The final film was not what Sevigny had in mind. In the same HuffPost interview, Sevigny explains that she was hoping for Black Swan meets Capote, and that director Craig William McNeill apparently trimmed and cut scenes, including some which offered a more three-dimensional look at the characters, and perhaps most crushing for AfterEllen readers, scenes building romance between Sevigny and Stewart.

“It was very hard,” Sevigny said about seeing what had been cut. “I was like, ‘If you have another scene with Kristen Stewart and you don’t put it in your movie, you’re stupid. What’s your problem?’ But almost every movie goes through that. Almost everything that was on the page was filmed, and a lot of it didn’t make it in the movie. And more stuff with me and Fiona Shaw. There was more to the relationships that made them more complicated, and also then informed why Lizzie [commits the murders]. Now it’s a little more vague than what Bryce and I intended originally to do.”

Vague is one way of putting it. To me, the movie seems sort of insecure or afraid to take a direction. It does not commit to a genre.

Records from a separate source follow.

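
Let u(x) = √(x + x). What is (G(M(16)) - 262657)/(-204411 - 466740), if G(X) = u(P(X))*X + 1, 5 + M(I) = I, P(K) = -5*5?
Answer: 87552/223717 - 55*I*√2/671151 ≈ 0.39135 - 0.00011589*I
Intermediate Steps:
P(K) = -25
u(x) = √2*√x (u(x) = √(2*x) = √2*√x)
M(I) = -5 + I
G(X) = 1 + 5*I*X*√2 (G(X) = (√2*√(-25))*X + 1 = (√2*(5*I))*X + 1 = (5*I*√2)*X + 1 = 5*I*X*√2 + 1 = 1 + 5*I*X*√2)
(G(M(16)) - 262657)/(-204411 - 466740) = ((1 + 5*I*(-5 + 16)*√2) - 262657)/(-204411 - 466740) = ((1 + 5*I*11*√2) - 262657)/(-671151) = ((1 + 55*I*√2) - 262657)*(-1/671151) = (-262656 + 55*I*√2)*(-1/671151) = 87552/223717 - 55*I*√2/671151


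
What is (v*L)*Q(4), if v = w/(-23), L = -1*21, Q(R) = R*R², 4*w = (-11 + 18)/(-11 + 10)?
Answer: -2352/23 ≈ -102.26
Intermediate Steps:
w = -7/4 (w = ((-11 + 18)/(-11 + 10))/4 = (7/(-1))/4 = (7*(-1))/4 = (¼)*(-7) = -7/4 ≈ -1.7500)
Q(R) = R³
L = -21
v = 7/92 (v = -7/4/(-23) = -7/4*(-1/23) = 7/92 ≈ 0.076087)
(v*L)*Q(4) = ((7/92)*(-21))*4³ = -147/92*64 = -2352/23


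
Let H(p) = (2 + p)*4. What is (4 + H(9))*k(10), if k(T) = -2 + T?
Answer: 384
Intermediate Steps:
H(p) = 8 + 4*p
(4 + H(9))*k(10) = (4 + (8 + 4*9))*(-2 + 10) = (4 + (8 + 36))*8 = (4 + 44)*8 = 48*8 = 384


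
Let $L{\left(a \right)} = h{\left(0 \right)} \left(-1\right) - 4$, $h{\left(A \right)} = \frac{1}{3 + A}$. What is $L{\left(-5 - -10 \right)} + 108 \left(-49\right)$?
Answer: $- \frac{15889}{3} \approx -5296.3$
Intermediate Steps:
$L{\left(a \right)} = - \frac{13}{3}$ ($L{\left(a \right)} = \frac{1}{3 + 0} \left(-1\right) - 4 = \frac{1}{3} \left(-1\right) - 4 = - \frac{1}{3} - 4 = - \frac{13}{3}$)
$L{\left(-5 - -10 \right)} + 108 \left(-49\right) = - \frac{13}{3} + 108 \left(-49\right) = - \frac{13}{3} - 5292 = - \frac{15889}{3}$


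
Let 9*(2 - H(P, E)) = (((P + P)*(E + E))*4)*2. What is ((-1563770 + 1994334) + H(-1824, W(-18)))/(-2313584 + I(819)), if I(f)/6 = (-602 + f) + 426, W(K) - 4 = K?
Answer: -509657/3464589 ≈ -0.14710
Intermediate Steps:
W(K) = 4 + K
I(f) = -1056 + 6*f (I(f) = 6*((-602 + f) + 426) = 6*(-176 + f) = -1056 + 6*f)
H(P, E) = 2 - 32*E*P/9 (H(P, E) = 2 - ((P + P)*(E + E))*4*2/9 = 2 - ((2*P)*(2*E))*4*2/9 = 2 - (4*E*P)*4*2/9 = 2 - 16*E*P*2/9 = 2 - 32*E*P/9)
((-1563770 + 1994334) + H(-1824, W(-18)))/(-2313584 + I(819)) = ((-1563770 + 1994334) + (2 - 32/9*(4 - 18)*(-1824)))/(-2313584 + (-1056 + 6*819)) = (430564 + (2 - 32/9*(-14)*(-1824)))/(-2313584 + (-1056 + 4914)) = (430564 + (2 - 272384/3))/(-2313584 + 3858) = (430564 - 272378/3)/(-2309726) = (1019314/3)*(-1/2309726) = -509657/3464589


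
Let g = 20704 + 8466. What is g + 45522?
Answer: 74692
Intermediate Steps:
g = 29170
g + 45522 = 29170 + 45522 = 74692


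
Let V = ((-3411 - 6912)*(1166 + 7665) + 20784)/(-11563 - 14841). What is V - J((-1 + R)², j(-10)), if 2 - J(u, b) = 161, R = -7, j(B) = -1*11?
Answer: 95339865/26404 ≈ 3610.8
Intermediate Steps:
j(B) = -11
J(u, b) = -159 (J(u, b) = 2 - 1*161 = 2 - 161 = -159)
V = 91141629/26404 (V = (-10323*8831 + 20784)/(-26404) = (-91162413 + 20784)*(-1/26404) = -91141629*(-1/26404) = 91141629/26404 ≈ 3451.8)
V - J((-1 + R)², j(-10)) = 91141629/26404 - 1*(-159) = 91141629/26404 + 159 = 95339865/26404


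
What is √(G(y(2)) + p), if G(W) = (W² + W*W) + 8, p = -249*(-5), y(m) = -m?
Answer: √1261 ≈ 35.511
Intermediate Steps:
p = 1245
G(W) = 8 + 2*W² (G(W) = (W² + W²) + 8 = 2*W² + 8 = 8 + 2*W²)
√(G(y(2)) + p) = √((8 + 2*(-1*2)²) + 1245) = √((8 + 2*(-2)²) + 1245) = √((8 + 2*4) + 1245) = √((8 + 8) + 1245) = √(16 + 1245) = √1261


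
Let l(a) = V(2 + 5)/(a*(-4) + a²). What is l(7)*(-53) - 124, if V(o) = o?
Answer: -425/3 ≈ -141.67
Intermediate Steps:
l(a) = 7/(a² - 4*a) (l(a) = (2 + 5)/(a*(-4) + a²) = 7/(-4*a + a²) = 7/(a² - 4*a))
l(7)*(-53) - 124 = (7/(7*(-4 + 7)))*(-53) - 124 = (7*(⅐)/3)*(-53) - 124 = (7*(⅐)*(⅓))*(-53) - 124 = (⅓)*(-53) - 124 = -53/3 - 124 = -425/3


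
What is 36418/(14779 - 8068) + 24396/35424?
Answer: 40383133/6603624 ≈ 6.1153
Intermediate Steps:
36418/(14779 - 8068) + 24396/35424 = 36418/6711 + 24396*(1/35424) = 36418*(1/6711) + 2033/2952 = 36418/6711 + 2033/2952 = 40383133/6603624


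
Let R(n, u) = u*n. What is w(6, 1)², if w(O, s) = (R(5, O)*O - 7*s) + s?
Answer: 30276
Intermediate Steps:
R(n, u) = n*u
w(O, s) = -6*s + 5*O² (w(O, s) = ((5*O)*O - 7*s) + s = (5*O² - 7*s) + s = (-7*s + 5*O²) + s = -6*s + 5*O²)
w(6, 1)² = (-6*1 + 5*6²)² = (-6 + 5*36)² = (-6 + 180)² = 174² = 30276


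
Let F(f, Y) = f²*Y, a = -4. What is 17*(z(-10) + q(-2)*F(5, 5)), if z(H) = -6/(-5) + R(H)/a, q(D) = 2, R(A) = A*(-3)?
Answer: 41429/10 ≈ 4142.9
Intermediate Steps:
R(A) = -3*A
F(f, Y) = Y*f²
z(H) = 6/5 + 3*H/4 (z(H) = -6/(-5) - 3*H/(-4) = -6*(-⅕) - 3*H*(-¼) = 6/5 + 3*H/4)
17*(z(-10) + q(-2)*F(5, 5)) = 17*((6/5 + (¾)*(-10)) + 2*(5*5²)) = 17*((6/5 - 15/2) + 2*(5*25)) = 17*(-63/10 + 2*125) = 17*(-63/10 + 250) = 17*(2437/10) = 41429/10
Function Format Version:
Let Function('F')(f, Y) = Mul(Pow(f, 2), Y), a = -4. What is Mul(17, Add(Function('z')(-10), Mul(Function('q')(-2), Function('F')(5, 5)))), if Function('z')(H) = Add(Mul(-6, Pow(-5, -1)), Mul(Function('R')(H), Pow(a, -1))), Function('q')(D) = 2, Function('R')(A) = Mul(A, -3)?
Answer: Rational(41429, 10) ≈ 4142.9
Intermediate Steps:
Function('R')(A) = Mul(-3, A)
Function('F')(f, Y) = Mul(Y, Pow(f, 2))
Function('z')(H) = Add(Rational(6, 5), Mul(Rational(3, 4), H)) (Function('z')(H) = Add(Mul(-6, Pow(-5, -1)), Mul(Mul(-3, H), Pow(-4, -1))) = Add(Mul(-6, Rational(-1, 5)), Mul(Mul(-3, H), Rational(-1, 4))) = Add(Rational(6, 5), Mul(Rational(3, 4), H)))
Mul(17, Add(Function('z')(-10), Mul(Function('q')(-2), Function('F')(5, 5)))) = Mul(17, Add(Add(Rational(6, 5), Mul(Rational(3, 4), -10)), Mul(2, Mul(5, Pow(5, 2))))) = Mul(17, Add(Add(Rational(6, 5), Rational(-15, 2)), Mul(2, Mul(5, 25)))) = Mul(17, Add(Rational(-63, 10), Mul(2, 125))) = Mul(17, Add(Rational(-63, 10), 250)) = Mul(17, Rational(2437, 10)) = Rational(41429, 10)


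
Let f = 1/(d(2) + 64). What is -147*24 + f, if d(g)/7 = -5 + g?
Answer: -151703/43 ≈ -3528.0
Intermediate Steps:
d(g) = -35 + 7*g (d(g) = 7*(-5 + g) = -35 + 7*g)
f = 1/43 (f = 1/((-35 + 7*2) + 64) = 1/((-35 + 14) + 64) = 1/(-21 + 64) = 1/43 ≈ 0.023256)
-147*24 + f = -147*24 + 1/43 = -3528 + 1/43 = -151703/43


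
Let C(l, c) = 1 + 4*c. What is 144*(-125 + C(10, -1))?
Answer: -18432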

This movie could have been a romance, but there was not enough love story, much less sizzle, between Lizzie and Bridget. It could have been a horror, a woman unraveled, terrorizing her family, but it wasn’t frightening. It could have been a thriller: a breathless audience hoping the heroine makes it out unscathed, but there was little suspense. It didn’t do any of these things all the way, and so the sum of its parts added up to a movie that was an imaginative biopic, but not more.

Chloe Sevigny is an actor of incredible range and artistry. Her face, her movements, her body language, sells us on the story of Lizzie as a sort of feminist hero. A woman who is self-identified. A woman who knows when she’s being conned. A woman who so fiercely believes in women’s right to bodily sovereignty that she takes down her abuser, determined to free not only herself, but her sister and her lover in the process.

Whatever else Craig William McNeill did to her and Kass’s original vision, he did not leave Sevigny’s woman-in-revolt on the cutting room floor. However much I’ve dogged the film, I would to see it in theaters for the spectacular, surprising, and aesthetic murder sequence. Warm sunlight streaming through the windows and Lizzie, naked so she leaves no evidence, in control in every moment, brought a humanity to something we’d usually see as ruthless and cold-hearted.

Overall, Lizzie is a beautifully lit, costumed, and acted film that suffered from pacing issues and, well, not being gay enough.